Austria launched a legal action on July 6 against the European Commission over its support for UK plans for the £16 billion ($24.9 billion) development of a new nuclear power plant at Hinkley Point in Somerset. Austria, which is pressing ahead with an ambitious green energy programme, says the Commission decision goes against the EU's aim to support renewable energy.

Austrian Chancellor Werner Faymann
Austrian Chancellor Werner Faymann

"Subsidies exist to support new and modern technologies which are in the interest of all EU states. This does not apply in any way to nuclear power," Austrian Chancellor Werner Faymann said in a statement. "Nuclear power plants are dangerous, expensive and -- compared with ... wind, hydro and solar energy -- neither economically nor ecologically competitive," he added.
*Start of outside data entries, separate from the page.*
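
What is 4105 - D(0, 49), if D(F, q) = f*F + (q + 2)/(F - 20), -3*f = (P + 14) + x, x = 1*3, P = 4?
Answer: 82151/20 ≈ 4107.5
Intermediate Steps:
x = 3
f = -7 (f = -((4 + 14) + 3)/3 = -(18 + 3)/3 = -1/3*21 = -7)
D(F, q) = -7*F + (2 + q)/(-20 + F) (D(F, q) = -7*F + (q + 2)/(F - 20) = -7*F + (2 + q)/(-20 + F))
4105 - D(0, 49) = 4105 - (2 + 49 - 7*0**2 + 140*0)/(-20 + 0) = 4105 - (2 + 49 - 7*0 + 0)/(-20) = 4105 - (-1)*(2 + 49 + 0 + 0)/20 = 4105 - (-1)*51/20 = 4105 - 1*(-51/20) = 4105 + 51/20 = 82151/20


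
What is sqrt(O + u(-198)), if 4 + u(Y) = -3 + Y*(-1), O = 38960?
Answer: 7*sqrt(799) ≈ 197.87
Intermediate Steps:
u(Y) = -7 - Y (u(Y) = -4 + (-3 + Y*(-1)) = -4 + (-3 - Y) = -7 - Y)
sqrt(O + u(-198)) = sqrt(38960 + (-7 - 1*(-198))) = sqrt(38960 + (-7 + 198)) = sqrt(38960 + 191) = sqrt(39151) = 7*sqrt(799)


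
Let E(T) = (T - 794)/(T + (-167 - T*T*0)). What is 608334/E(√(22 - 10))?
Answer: 20164142931/157606 - 190712709*√3/157606 ≈ 1.2584e+5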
The project, to be built by French utility EDF with as yet unspecified Chinese support, is an important part of UK plans to replace ageing nuclear power and coal plants over the coming decade while reducing carbon emissions. EDF has not committed to a definite investment decision there but has invested significantly in preparatory activities at the site.

The Commission approved the British plan to guarantee the price of power from its first new nuclear project in decades last October, despite strong opposition from some Commissioners. Environmental groups and nine German and Austrian utilities selling renewable energy have also said they are launching legal action against state aid for Hinkley Point C.
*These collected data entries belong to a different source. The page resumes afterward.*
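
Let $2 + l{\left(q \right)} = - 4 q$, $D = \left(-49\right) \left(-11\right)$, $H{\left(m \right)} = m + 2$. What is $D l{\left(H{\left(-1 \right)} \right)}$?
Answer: $-3234$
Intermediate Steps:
$H{\left(m \right)} = 2 + m$
$D = 539$
$l{\left(q \right)} = -2 - 4 q$
$D l{\left(H{\left(-1 \right)} \right)} = 539 \left(-2 - 4 \left(2 - 1\right)\right) = 539 \left(-2 - 4\right) = 539 \left(-6\right) = -3234$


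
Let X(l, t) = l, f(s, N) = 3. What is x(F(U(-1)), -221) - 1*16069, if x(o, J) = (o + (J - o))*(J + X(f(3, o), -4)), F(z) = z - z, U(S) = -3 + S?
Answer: 32109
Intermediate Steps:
F(z) = 0
x(o, J) = J*(3 + J) (x(o, J) = (o + (J - o))*(J + 3) = J*(3 + J))
x(F(U(-1)), -221) - 1*16069 = -221*(3 - 221) - 1*16069 = -221*(-218) - 16069 = 48178 - 16069 = 32109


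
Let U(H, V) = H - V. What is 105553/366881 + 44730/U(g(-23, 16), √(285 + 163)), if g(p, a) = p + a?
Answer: 5472201217/6970739 - 17040*√7/19 ≈ -1587.8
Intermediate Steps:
g(p, a) = a + p
105553/366881 + 44730/U(g(-23, 16), √(285 + 163)) = 105553/366881 + 44730/((16 - 23) - √(285 + 163)) = 105553*(1/366881) + 44730/(-7 - √448) = 105553/366881 + 44730/(-7 - 8*√7)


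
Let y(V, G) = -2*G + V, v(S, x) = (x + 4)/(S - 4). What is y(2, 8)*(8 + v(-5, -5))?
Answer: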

The action has Austrian parliamentary approval, with the support of all the country's political parties, and follows a decision of the Council of Ministers of 22 June, he added.

On 6 June Faymann declared that the action against Hinkley would be intended as a "deterrent to investors, not only in Britain but throughout Europe" and "a further step in [Austria's] anti-nuclear policy, whose long-term objective is a nuclear-free Europe."

The UK government has played down the legal threat.

"The UK is confident that the European Commission’s State aid decision on Hinkley Point C is legally robust and has no reason to believe that Austria has submitted a challenge of any merit," a spokeswoman for Britain's Department of Energy and Climate Change said.

Another shadow over the project, which will produce electricity at twice the current UK price, is the current technical enquiry by French nuclear regulators into alleged problems with the Areva EPR reactors that were to have been used at Hinkley.